The fact that a dispute even exists about whether Bostock was or was not decided on the basis of a strict reading of the law illustrates how politicized jurisprudence has become. The decision could arguably be interpreted as originalist only if “sex” and the concepts of “sexual orientation” and “gender identity” merge into one and the same, and if this merger could be proven to have been somehow contemplated by the drafters of the law; but such legal confabulation could only be achieved through the mischief of ideology. I therefore share Prof. Quinlan’s concern that the decision will undermine public trust in the rational rule of law (and the institutions of higher learning where the justices received their education). But I cannot see the merit in criticizing disingenuous progressive activism and leaving the conservative response at that. Electing more competent members to the legislature is the instinctive solution; however, as my article in this issue discusses, this too may be a fool’s errand in the present climate.

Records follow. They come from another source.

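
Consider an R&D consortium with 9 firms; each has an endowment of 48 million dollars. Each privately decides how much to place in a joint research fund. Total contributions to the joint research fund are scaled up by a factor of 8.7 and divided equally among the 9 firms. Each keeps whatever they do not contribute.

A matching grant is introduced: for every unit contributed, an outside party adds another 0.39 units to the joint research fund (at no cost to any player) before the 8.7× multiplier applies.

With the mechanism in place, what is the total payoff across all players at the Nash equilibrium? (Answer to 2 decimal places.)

5224.18 million dollars

Under the mechanism each unit contributed yields 8.7 × 1.39 / 9 = 1.3437 back to its contributor per unit of net cost, which exceeds 1, making full contribution the dominant choice for everyone.
At the Nash equilibrium everyone contributes 48. Group total payoff = 8.7 × 1.39 × 432 = 5224.18.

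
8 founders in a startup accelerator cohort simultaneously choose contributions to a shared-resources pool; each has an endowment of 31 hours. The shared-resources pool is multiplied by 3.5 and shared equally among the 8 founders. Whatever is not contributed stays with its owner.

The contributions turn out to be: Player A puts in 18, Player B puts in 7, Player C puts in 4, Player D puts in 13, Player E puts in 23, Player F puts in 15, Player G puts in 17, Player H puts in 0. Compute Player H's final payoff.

73.44 hours

Total contributed: 18 + 7 + 4 + 13 + 23 + 15 + 17 + 0 = 97.
Each receives 3.5 × 97 / 8 = 42.44 from the shared-resources pool.
Player H keeps 31 − 0 = 31, so Player H's payoff is 31 + 42.44 = 73.44.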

I interpret Prof. Quinlan’s response as a call for the judiciary and the legislature to keep to their respective roles. I wholeheartedly agree with the sentiment. However, left-leaning judges do not show any signs that they will “abandon a dedication to activism” — nor should we expect them to, as this has constituted an unblemished winning strategy on their part for decades. I contend that a judge of a conservative inclination need not sacrifice his professional integrity to engage on equal terms with a jurisprudential culture that has become thoroughly politicized. Indeed, not doing so means entering the breach unarmed and unprepared — an unblemished losing strategy. When responding to the politicization of culture, one does not contribute to the toxicity of existing activism if one’s politics is not toxic to start with; and when one’s agenda has a metaphysical worldview informed by Catholic social teaching, it is the very antithesis of toxicity.
Pace our critics, we have nothing to be afraid or ashamed of in promoting our worldview, especially in law and politics, and we should do so assertively and unapologetically.